Are you tired of knowing everything, of having people ignore “the security person” because “reasons,” and then having “I told you so” as your only comfort? Sick of the hostile relationship between security and development, security and operations, security and HR, and/or security and everyone not wearing a black T-shirt? There’s a better way.
Faced with the challenge of building a security function into a society that wasn’t sure it wanted one (but which nonetheless needed it), Charles Rowan and Richard Mayne set out what became known as the Peelian principles of policing, or policing by consent, which provide an effective model for running a security group that stands with its organization rather than against it. We are, after all, as the principles state, “only members of the public who are paid to give full-time attention to duties which are incumbent on every citizen in the intent of the community welfare.” Join us to become a security Bobby—where a commitment to service is mandatory but the silly hat’s only needed if you like it.

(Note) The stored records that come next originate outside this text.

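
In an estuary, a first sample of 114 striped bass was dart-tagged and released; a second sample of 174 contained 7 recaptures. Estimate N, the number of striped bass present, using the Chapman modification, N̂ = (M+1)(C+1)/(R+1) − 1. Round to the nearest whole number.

N ≈ 2515

N̂ = (114+1)(174+1)/(7+1) − 1 = 115·175/8 − 1
= 20125/8 − 1 ≈ 2515.6 − 1 ≈ 2514.6 → 2515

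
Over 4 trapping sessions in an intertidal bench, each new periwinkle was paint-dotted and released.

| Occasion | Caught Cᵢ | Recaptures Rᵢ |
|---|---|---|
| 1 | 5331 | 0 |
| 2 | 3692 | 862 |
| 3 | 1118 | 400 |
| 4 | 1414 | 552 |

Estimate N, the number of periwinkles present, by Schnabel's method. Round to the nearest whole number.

Marked at large before each occasion: Mᵢ = Σⱼ<ᵢ (Cⱼ − Rⱼ) → M1=0, M2=5331, M3=8161, M4=8879
Σ MᵢCᵢ = 0·5331 + 5331·3692 + 8161·1118 + 8879·1414 = 0 + 19682052 + 9123998 + 12554906 = 41360956
Σ Rᵢ = 0 + 862 + 400 + 552 = 1814
N̂ = 41360956 / 1814 ≈ 22801.0 → 22801

N ≈ 22,801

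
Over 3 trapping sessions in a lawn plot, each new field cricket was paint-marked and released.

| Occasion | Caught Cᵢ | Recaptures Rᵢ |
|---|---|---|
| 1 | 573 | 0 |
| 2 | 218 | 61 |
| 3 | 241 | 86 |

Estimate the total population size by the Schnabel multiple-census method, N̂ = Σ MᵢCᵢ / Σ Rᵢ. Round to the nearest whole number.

Marked at large before each occasion: Mᵢ = Σⱼ<ᵢ (Cⱼ − Rⱼ) → M1=0, M2=573, M3=730
Σ MᵢCᵢ = 0·573 + 573·218 + 730·241 = 0 + 124914 + 175930 = 300844
Σ Rᵢ = 0 + 61 + 86 = 147
N̂ = 300844 / 147 ≈ 2046.6 → 2047

N ≈ 2047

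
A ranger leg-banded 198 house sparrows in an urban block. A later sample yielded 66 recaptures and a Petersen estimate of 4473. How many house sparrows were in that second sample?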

Described by coworkers as “not the lawyer we need, but the lawyer we deserve,” Brendan O’Connor is a security researcher, practitioner, and consultant based in Seattle, WA. While he is a lawyer, he is not your lawyer. Brendan is admitted to the Montana bar and serves as vice chair of the ABA’s Information Security Committee. He was awarded two DARPA Cyber Fast Track contracts for his security research, which focuses primarily on enabling access to security and privacy through development of disposable computing and sensing tools. He has taught at an information warfare school, played the violin, transmitted on amateur radio (K3QB), and tried to convince his cat not to eat him when he dies.